Victorian Semi Retrofit / Extension ASHP and UFH Advice
As I said in the introduction thread my partner and I are planning to extend our Victorian semi. We are wondering whether it would also be a good time to replace our 14-year-old combi boiler with a heat pump system. We have planning permission but yet to complete detail drawings or engage builders, so we hope the right time to be thinking about making sure the building could work with low temperature heating. I hope this post hasn't got too long but there is so much to get straight. Any advice or guidance is welcome!
The house is currently about 120 square metres with the extension planned to take us up to around 160. Typical layout with a wing extending out the back of the main house. The original house had solid walls. The kitchen wing has been previously extended, in the early 90s so the kitchen and the bathroom above have a mix of solid walls and insulated cavity. The extension will fill in the internal corner between the original house and the kitchen and add a two storey extension on the gable end, so will cover some of the solid walls, but some will remain and several chimneys, so I think the heat load will be quite high. I need to make the plunge and get some installers in to do calculations on this: hopefully working from plans will not be an obstacle.

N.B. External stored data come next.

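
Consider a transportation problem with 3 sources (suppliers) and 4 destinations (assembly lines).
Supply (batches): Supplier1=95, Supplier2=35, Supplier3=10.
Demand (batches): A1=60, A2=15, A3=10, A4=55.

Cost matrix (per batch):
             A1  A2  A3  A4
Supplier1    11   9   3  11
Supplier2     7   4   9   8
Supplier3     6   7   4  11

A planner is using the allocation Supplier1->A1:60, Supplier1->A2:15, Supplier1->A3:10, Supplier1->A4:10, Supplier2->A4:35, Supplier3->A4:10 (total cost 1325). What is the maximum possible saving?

Current plan cost = 60·11 + 15·9 + 10·3 + 10·11 + 35·8 + 10·11 = 1325.
Optimal plan:
  Supplier1 to A1: 30 × 11 = 330
  Supplier1 to A3: 10 × 3 = 30
  Supplier1 to A4: 55 × 11 = 605
  Supplier2 to A1: 20 × 7 = 140
  Supplier2 to A2: 15 × 4 = 60
  Supplier3 to A1: 10 × 6 = 60
Optimal cost = 1225.
Saving = 1325 − 1225 = 100.

100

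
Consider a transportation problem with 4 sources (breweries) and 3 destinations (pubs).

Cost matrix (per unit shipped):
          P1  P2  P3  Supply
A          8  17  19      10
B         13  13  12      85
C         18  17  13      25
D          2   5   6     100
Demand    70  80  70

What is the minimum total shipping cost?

1785

One minimum-cost allocation:
  A→P1: 10 × 8 = 80
  B→P2: 40 × 13 = 520
  B→P3: 45 × 12 = 540
  C→P3: 25 × 13 = 325
  D→P1: 60 × 2 = 120
  D→P2: 40 × 5 = 200
Total = 80 + 520 + 540 + 325 + 120 + 200 = 1785.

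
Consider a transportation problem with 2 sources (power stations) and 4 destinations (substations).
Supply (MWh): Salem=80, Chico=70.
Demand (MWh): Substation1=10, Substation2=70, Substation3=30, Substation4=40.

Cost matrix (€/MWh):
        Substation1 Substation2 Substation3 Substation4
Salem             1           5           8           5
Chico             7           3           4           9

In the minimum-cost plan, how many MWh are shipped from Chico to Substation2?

The minimum-cost plan:
  Salem to Substation1: 10 × €1 = €10
  Salem to Substation2: 30 × €5 = €150
  Salem to Substation4: 40 × €5 = €200
  Chico to Substation2: 40 × €3 = €120
  Chico to Substation3: 30 × €4 = €120
Total cost = €600.
So Chico→Substation2 carries 40 MWh.

40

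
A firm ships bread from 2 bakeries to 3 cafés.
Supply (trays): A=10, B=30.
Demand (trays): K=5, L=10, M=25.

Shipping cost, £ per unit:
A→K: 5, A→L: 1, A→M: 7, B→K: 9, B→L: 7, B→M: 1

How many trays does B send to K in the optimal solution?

5

Optimal shipments:
  A->L: 10 × £1 = £10
  B->K: 5 × £9 = £45
  B->M: 25 × £1 = £25
Total cost = £80.
So B→K carries 5 trays.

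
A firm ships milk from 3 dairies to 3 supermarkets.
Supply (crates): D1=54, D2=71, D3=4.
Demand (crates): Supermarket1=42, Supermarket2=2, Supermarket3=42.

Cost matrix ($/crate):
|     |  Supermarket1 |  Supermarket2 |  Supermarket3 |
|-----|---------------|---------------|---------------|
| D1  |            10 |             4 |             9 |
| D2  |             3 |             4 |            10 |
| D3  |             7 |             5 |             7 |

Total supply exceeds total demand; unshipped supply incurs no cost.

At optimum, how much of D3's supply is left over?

0

An optimal plan:
  D1 to Supermarket2: 2 crates
  D1 to Supermarket3: 38 crates
  D2 to Supermarket1: 42 crates
  D3 to Supermarket3: 4 crates
Total cost = $504.
D3 ships 4 of its 4, leaving 0.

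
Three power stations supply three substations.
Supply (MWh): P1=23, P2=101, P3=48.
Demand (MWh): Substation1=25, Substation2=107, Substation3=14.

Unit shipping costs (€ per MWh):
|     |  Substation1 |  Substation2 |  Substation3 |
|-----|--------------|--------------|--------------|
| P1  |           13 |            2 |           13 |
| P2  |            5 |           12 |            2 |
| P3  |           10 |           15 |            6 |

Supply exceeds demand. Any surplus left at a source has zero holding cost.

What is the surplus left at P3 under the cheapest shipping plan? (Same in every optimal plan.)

26

An optimal plan:
  P1→Substation2: 23 MWh
  P2→Substation1: 25 MWh
  P2→Substation2: 62 MWh
  P2→Substation3: 14 MWh
  P3→Substation2: 22 MWh
Total cost = €1273.
P3 ships 22 of its 48, leaving 26.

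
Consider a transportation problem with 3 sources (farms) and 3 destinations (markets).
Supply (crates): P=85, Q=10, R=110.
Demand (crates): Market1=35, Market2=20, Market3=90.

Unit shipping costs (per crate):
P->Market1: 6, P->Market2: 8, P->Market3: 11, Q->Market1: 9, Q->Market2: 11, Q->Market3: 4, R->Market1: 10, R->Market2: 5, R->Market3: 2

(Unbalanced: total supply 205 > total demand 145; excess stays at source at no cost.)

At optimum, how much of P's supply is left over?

Minimum-cost shipments:
  P–Market1: 35 × 6 = 210
  R–Market2: 20 × 5 = 100
  R–Market3: 90 × 2 = 180
Total cost = 490.
P ships 35 of its 85, leaving 50.

50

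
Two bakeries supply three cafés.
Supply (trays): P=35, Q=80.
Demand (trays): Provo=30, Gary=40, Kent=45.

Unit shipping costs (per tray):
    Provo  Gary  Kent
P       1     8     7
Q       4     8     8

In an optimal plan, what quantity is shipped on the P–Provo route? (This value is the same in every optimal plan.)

Solving gives:
  P to Provo: 30 trays
  P to Kent: 5 trays
  Q to Gary: 40 trays
  Q to Kent: 40 trays
Total cost = 705.
So P→Provo carries 30 trays.

30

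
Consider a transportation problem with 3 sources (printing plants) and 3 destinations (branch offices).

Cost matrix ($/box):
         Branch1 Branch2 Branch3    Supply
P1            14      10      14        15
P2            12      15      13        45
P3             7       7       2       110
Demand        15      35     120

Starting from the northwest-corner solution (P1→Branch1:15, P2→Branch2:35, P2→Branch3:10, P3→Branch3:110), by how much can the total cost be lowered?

105

Current plan cost = 15·14 + 35·15 + 10·13 + 110·2 = $1085.
Optimal plan:
  P1->Branch2: 15 × $10 = $150
  P2->Branch1: 15 × $12 = $180
  P2->Branch2: 20 × $15 = $300
  P2->Branch3: 10 × $13 = $130
  P3->Branch3: 110 × $2 = $220
Optimal cost = $980.
Saving = 1085 − 980 = $105.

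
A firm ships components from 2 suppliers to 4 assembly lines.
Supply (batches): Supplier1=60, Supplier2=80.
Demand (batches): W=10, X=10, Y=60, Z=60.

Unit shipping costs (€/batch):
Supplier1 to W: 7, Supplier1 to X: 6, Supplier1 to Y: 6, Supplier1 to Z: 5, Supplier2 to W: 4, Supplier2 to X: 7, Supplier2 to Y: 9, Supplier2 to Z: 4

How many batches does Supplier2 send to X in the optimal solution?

Solving gives:
  Supplier1->Y: 60 batches
  Supplier2->W: 10 batches
  Supplier2->X: 10 batches
  Supplier2->Z: 60 batches
Total cost = €710.
So Supplier2→X carries 10 batches.

10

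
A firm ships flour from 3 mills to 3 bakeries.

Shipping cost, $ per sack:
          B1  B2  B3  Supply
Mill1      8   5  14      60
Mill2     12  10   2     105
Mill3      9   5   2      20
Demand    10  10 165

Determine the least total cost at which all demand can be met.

An optimal shipping plan:
  Mill1→B1: 10 × $8 = $80
  Mill1→B2: 10 × $5 = $50
  Mill1→B3: 40 × $14 = $560
  Mill2→B3: 105 × $2 = $210
  Mill3→B3: 20 × $2 = $40
Total = 80 + 50 + 560 + 210 + 40 = $940.

940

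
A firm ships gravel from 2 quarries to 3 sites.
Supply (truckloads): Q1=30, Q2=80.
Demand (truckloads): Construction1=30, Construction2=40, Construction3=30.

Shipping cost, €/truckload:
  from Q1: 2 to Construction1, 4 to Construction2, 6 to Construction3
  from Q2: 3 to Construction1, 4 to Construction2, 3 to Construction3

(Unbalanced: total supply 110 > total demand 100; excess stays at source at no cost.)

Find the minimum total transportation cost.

Optimal allocation:
  Q1–Construction1: 30 × €2 = €60
  Q2–Construction2: 40 × €4 = €160
  Q2–Construction3: 30 × €3 = €90
Total = 60 + 160 + 90 = €310.

310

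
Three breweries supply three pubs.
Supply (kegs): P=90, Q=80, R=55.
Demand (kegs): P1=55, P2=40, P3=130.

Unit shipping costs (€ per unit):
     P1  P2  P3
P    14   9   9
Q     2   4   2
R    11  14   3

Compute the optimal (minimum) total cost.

1135

One minimum-cost allocation:
  P–P2: 40 kegs
  P–P3: 50 kegs
  Q–P1: 55 kegs
  Q–P3: 25 kegs
  R–P3: 55 kegs
Total cost = €1135.
(Supply check: P ships 90; Q ships 80; R ships 55.)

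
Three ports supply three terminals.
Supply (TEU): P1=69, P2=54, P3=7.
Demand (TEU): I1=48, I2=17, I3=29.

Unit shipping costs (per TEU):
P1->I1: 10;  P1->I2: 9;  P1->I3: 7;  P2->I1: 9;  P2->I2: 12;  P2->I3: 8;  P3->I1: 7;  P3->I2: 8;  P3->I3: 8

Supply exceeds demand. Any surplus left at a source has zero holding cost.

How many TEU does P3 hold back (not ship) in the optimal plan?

0

Minimum-cost shipments:
  P1→I2: 17 × 9 = 153
  P1→I3: 29 × 7 = 203
  P2→I1: 41 × 9 = 369
  P3→I1: 7 × 7 = 49
Total cost = 774.
P3 ships 7 of its 7, leaving 0.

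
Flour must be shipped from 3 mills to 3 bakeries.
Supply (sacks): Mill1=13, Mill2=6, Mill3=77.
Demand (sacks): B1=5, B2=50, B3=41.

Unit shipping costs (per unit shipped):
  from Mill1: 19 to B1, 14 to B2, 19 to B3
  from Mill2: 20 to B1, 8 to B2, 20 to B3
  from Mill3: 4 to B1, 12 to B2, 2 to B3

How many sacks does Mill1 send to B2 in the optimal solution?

The minimum-cost plan:
  Mill1–B2: 13 × 14 = 182
  Mill2–B2: 6 × 8 = 48
  Mill3–B1: 5 × 4 = 20
  Mill3–B2: 31 × 12 = 372
  Mill3–B3: 41 × 2 = 82
Total cost = 704.
So Mill1→B2 carries 13 sacks.

13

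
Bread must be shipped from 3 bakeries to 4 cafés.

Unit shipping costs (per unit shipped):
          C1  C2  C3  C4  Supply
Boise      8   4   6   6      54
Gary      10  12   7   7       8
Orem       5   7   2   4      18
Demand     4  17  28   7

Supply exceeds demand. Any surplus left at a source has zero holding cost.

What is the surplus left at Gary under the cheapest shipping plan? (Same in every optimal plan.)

8

An optimal plan:
  Boise to C1: 4 × 8 = 32
  Boise to C2: 17 × 4 = 68
  Boise to C3: 10 × 6 = 60
  Boise to C4: 7 × 6 = 42
  Orem to C3: 18 × 2 = 36
Total cost = 238.
Gary ships 0 of its 8, leaving 8.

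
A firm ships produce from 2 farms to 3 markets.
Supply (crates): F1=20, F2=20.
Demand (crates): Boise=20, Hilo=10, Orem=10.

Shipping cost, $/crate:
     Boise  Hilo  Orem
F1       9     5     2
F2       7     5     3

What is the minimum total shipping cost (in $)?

210

A cheapest plan:
  F1->Hilo: 10 × $5 = $50
  F1->Orem: 10 × $2 = $20
  F2->Boise: 20 × $7 = $140
Total = 50 + 20 + 140 = $210.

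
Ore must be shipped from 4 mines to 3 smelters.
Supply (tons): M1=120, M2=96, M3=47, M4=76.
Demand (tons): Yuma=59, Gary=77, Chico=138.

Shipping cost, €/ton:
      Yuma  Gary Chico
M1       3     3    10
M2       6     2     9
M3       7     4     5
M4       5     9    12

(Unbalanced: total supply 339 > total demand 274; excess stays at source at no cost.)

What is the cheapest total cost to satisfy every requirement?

Optimal allocation:
  M1 to Yuma: 48 × €3 = €144
  M1 to Gary: 72 × €3 = €216
  M2 to Gary: 5 × €2 = €10
  M2 to Chico: 91 × €9 = €819
  M3 to Chico: 47 × €5 = €235
  M4 to Yuma: 11 × €5 = €55
Total = 144 + 216 + 10 + 819 + 235 + 55 = €1479.

1479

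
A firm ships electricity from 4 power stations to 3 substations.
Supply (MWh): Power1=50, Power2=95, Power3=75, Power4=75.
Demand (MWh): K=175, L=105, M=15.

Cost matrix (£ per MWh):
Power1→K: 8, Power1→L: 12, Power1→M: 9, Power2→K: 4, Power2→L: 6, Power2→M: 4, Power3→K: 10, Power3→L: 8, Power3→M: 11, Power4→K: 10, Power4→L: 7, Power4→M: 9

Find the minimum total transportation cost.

1995

A cheapest plan:
  Power1→K: 50 × £8 = £400
  Power2→K: 80 × £4 = £320
  Power2→M: 15 × £4 = £60
  Power3→K: 45 × £10 = £450
  Power3→L: 30 × £8 = £240
  Power4→L: 75 × £7 = £525
Total = 400 + 320 + 60 + 450 + 240 + 525 = £1995.
(Supply check: Power1 ships 50; Power2 ships 95; Power3 ships 75; Power4 ships 75.)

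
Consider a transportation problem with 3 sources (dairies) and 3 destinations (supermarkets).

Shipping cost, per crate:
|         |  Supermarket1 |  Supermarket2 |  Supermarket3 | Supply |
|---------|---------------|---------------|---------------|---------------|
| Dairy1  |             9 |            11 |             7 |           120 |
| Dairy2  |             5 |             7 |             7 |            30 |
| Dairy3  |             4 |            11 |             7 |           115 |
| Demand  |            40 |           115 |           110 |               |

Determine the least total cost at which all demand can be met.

2075

Optimal allocation:
  Dairy1 to Supermarket2: 10 × 11 = 110
  Dairy1 to Supermarket3: 110 × 7 = 770
  Dairy2 to Supermarket2: 30 × 7 = 210
  Dairy3 to Supermarket1: 40 × 4 = 160
  Dairy3 to Supermarket2: 75 × 11 = 825
Total = 110 + 770 + 210 + 160 + 825 = 2075.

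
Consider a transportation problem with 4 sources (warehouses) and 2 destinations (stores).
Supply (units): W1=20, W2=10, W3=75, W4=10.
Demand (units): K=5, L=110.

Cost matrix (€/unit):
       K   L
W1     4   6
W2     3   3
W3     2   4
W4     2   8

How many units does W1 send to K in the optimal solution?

0

Optimal shipments:
  W1->L: 20 × €6 = €120
  W2->L: 10 × €3 = €30
  W3->L: 75 × €4 = €300
  W4->K: 5 × €2 = €10
  W4->L: 5 × €8 = €40
Total cost = €500.
The route W1→K is not used.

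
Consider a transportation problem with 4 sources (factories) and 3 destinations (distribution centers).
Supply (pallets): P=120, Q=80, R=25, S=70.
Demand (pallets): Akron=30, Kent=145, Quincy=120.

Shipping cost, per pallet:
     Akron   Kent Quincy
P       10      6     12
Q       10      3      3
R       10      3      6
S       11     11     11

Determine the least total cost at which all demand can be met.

Optimal allocation:
  P->Kent: 120 pallets
  Q->Quincy: 80 pallets
  R->Kent: 25 pallets
  S->Akron: 30 pallets
  S->Quincy: 40 pallets
Total cost = 1805.

1805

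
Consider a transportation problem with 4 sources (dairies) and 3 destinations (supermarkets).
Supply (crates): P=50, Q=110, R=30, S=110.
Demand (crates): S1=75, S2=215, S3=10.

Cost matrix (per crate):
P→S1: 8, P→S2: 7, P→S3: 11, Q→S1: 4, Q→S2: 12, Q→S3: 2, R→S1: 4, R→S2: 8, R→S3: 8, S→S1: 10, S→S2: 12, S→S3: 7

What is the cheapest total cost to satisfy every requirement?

An optimal shipping plan:
  P–S2: 50 × 7 = 350
  Q–S1: 75 × 4 = 300
  Q–S2: 25 × 12 = 300
  Q–S3: 10 × 2 = 20
  R–S2: 30 × 8 = 240
  S–S2: 110 × 12 = 1320
Total = 350 + 300 + 300 + 20 + 240 + 1320 = 2530.

2530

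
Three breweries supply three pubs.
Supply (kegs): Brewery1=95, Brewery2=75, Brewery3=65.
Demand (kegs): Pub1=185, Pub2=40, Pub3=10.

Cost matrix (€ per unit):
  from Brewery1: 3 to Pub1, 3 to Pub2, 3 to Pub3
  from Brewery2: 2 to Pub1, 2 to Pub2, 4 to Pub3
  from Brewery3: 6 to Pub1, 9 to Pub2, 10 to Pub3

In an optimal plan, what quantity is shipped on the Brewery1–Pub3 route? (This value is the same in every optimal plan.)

10

Solving gives:
  Brewery1->Pub1: 45 × €3 = €135
  Brewery1->Pub2: 40 × €3 = €120
  Brewery1->Pub3: 10 × €3 = €30
  Brewery2->Pub1: 75 × €2 = €150
  Brewery3->Pub1: 65 × €6 = €390
Total cost = €825.
So Brewery1→Pub3 carries 10 kegs.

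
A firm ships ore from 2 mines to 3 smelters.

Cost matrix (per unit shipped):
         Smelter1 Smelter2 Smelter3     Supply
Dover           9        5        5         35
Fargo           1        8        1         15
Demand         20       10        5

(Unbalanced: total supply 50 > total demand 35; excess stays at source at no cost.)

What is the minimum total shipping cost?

Optimal allocation:
  Dover->Smelter1: 5 × 9 = 45
  Dover->Smelter2: 10 × 5 = 50
  Dover->Smelter3: 5 × 5 = 25
  Fargo->Smelter1: 15 × 1 = 15
Total = 45 + 50 + 25 + 15 = 135.
(Supply check: Dover ships 20; Fargo ships 15.)

135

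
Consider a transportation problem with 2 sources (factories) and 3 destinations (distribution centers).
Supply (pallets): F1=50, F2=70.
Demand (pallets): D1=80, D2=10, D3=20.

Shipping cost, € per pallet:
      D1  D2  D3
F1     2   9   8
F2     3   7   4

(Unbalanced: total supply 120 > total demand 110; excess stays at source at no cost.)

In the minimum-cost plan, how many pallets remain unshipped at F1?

An optimal plan:
  F1→D1: 50 × €2 = €100
  F2→D1: 30 × €3 = €90
  F2→D2: 10 × €7 = €70
  F2→D3: 20 × €4 = €80
Total cost = €340.
F1 ships 50 of its 50, leaving 0.

0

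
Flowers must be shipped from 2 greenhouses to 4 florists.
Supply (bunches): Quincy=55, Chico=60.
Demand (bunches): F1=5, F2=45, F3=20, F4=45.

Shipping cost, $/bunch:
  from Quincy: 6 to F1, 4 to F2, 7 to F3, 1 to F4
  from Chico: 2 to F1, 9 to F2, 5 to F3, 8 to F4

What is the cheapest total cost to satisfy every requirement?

510

A cheapest plan:
  Quincy->F2: 10 bunches
  Quincy->F4: 45 bunches
  Chico->F1: 5 bunches
  Chico->F2: 35 bunches
  Chico->F3: 20 bunches
Total cost = $510.
(Supply check: Quincy ships 55; Chico ships 60.)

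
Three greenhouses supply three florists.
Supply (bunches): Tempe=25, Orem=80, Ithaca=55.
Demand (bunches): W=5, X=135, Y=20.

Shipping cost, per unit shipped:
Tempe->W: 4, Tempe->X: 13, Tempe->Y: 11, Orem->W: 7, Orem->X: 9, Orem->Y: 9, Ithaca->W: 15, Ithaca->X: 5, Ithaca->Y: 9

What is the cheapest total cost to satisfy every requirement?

An optimal shipping plan:
  Tempe–W: 5 × 4 = 20
  Tempe–Y: 20 × 11 = 220
  Orem–X: 80 × 9 = 720
  Ithaca–X: 55 × 5 = 275
Total = 20 + 220 + 720 + 275 = 1235.
(Supply check: Tempe ships 25; Orem ships 80; Ithaca ships 55.)

1235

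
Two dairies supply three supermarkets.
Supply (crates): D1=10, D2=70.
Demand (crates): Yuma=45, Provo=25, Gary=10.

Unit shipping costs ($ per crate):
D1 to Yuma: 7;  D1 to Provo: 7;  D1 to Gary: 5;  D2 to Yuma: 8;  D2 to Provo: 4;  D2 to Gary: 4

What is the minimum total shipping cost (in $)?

490

An optimal shipping plan:
  D1–Yuma: 10 × $7 = $70
  D2–Yuma: 35 × $8 = $280
  D2–Provo: 25 × $4 = $100
  D2–Gary: 10 × $4 = $40
Total = 70 + 280 + 100 + 40 = $490.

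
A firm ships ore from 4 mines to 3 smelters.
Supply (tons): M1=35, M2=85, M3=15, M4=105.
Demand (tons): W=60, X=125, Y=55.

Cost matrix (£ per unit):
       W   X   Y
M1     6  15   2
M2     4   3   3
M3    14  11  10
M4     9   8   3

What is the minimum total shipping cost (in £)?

An optimal shipping plan:
  M1–W: 35 tons
  M2–W: 25 tons
  M2–X: 60 tons
  M3–X: 15 tons
  M4–X: 50 tons
  M4–Y: 55 tons
Total cost = £1220.

1220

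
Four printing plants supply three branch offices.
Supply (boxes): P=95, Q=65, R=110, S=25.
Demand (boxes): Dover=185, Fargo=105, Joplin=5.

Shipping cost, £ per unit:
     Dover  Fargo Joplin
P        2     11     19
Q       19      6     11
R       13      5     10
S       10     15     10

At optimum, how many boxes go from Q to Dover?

0

Solving gives:
  P–Dover: 95 × £2 = £190
  Q–Fargo: 60 × £6 = £360
  Q–Joplin: 5 × £11 = £55
  R–Dover: 65 × £13 = £845
  R–Fargo: 45 × £5 = £225
  S–Dover: 25 × £10 = £250
Total cost = £1925.
The route Q→Dover is not used.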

Looking at the particular features of the house and our plans leaves me with a number of questions.
I am wondering what to do with the suspended wooden floors downstairs and whether underfloor heating is a sensible choice for these rooms.
The back room, which will end up being part of the open plan kitchen-diner and having no external walls has a suspended floor over a shallow void. The boards are, I think, original and we would like to retain. Could I lift the boards, insulate, fit UFH and re-fit? What other options would I have?
The front room and hall are over a cellar. Front room currently insulated with kingspan boards, the hallway just has a lath and plaster ceiling in the cellar. I've seen some UFH spreader plate systems that are said to be suitable for fitting from below. Might they be suitable for these two rooms? Is there anybody on the forums that has experience with these sorts of systems, good or bad?
The kitchen has a direct-to-earth floor. We will be extending this room significantly, so I think we want to go for a screeded under floor system over insulation here. Anything in particular to be aware of with the existing areas? I guess we would ask our builders to excavate out to get the depth for insulation and the screed with the UFH pipes.
For new rooms upstairs, what are the relative merits of underfloor heating against fitting radiators?
In terms of plumbing layout, I am thinking that the plant room could be in our new utility room with the heat pump itself standing out the back of this. It would be below a window: does that lead to any particular considerations? We will be too close to the neighbours to put the heat pump at the side of the house. We have quite a large bathroom so I think I would site the hot water cylinder in there. That would be upstairs from the plant room but with reasonably straightforward pipe runs. Cylinders for heat pump systems look huge: are structural calculations required for the joists that will be supporting the cylinder?
Matthew
When you are renovating is always a good time, as it makes any installation much easier and you can plan properly. In terms of the detail I can only comment on two aspects of this:
UFH vs Radiators: UFH takes up no space and can generally be run at a lower temperature than radiators (typically 30-35 rather than 45 or sometimes even more). This significantly improves the efficiency of an ASHP. With radiators run at a design temperature of 45 you should see about the same running cost as gas, maybe a bit lower with UFH run at a design temperature of 30-35 it is 20-30% cheaper
Heat pump cylinders: because we typically store water at 48C rather than 60C heat pump cylinders do tend to be a little larger than cylinders for boiler based systems, however its also the case that they tend to be designed for a more luxurious lifestyle (just because time and expectations have moved on). 200l is quite common, 300l not uncommon, it depends obviously on your usage (you get people who want 6 off 10 minute showers at 20l/min in quick succession!). I haven't heard of structural calculations being done but I suppose it may be necessary in some cases and certainly if the cylinder is going mid span. Domestic flooring is I believed designed for ~150kgf per sq m, a 200l tank weighs 200kg, so would exceed the loading. I have a 200l cylinder and no calcs were done, but it replaced an existing cylinder the joists underneath are 200mm and the span at this point is only about 1m, so it was obviously going to be OK.
I dont know anything about the detail of alternative UFH arrangements, hopefully someone else will.
There is a good guide to ASHPs here which you may want to read. Note particularly the parts that say to avoid external controls, in particular 'smart' controls which are generally very bad for ASHPs. With 120sq m you are looking at one zone (max 2 - one up and one down) directly connected to the ASHP run, almost certainly, fully open loop on weather compensation.
Hoe that helps, feel free to ask as many questions as you want.
4kW peak of solar PV since 2011; EV and a 1930s house which has been partially renovated to improve its efficiency. 7kW Vaillant heat pump.
Thank you.
I've got a couple of leads courtesy of Mars, and requested design consultation via the Heat Geek web portal, so I'll see What some experts say about underfloor heating options and surely generate some more questions.
@matthew_w good luck with the quotation and proposal process. I’m looking to some updates and see how your ‘local’ Heat Geeks fare.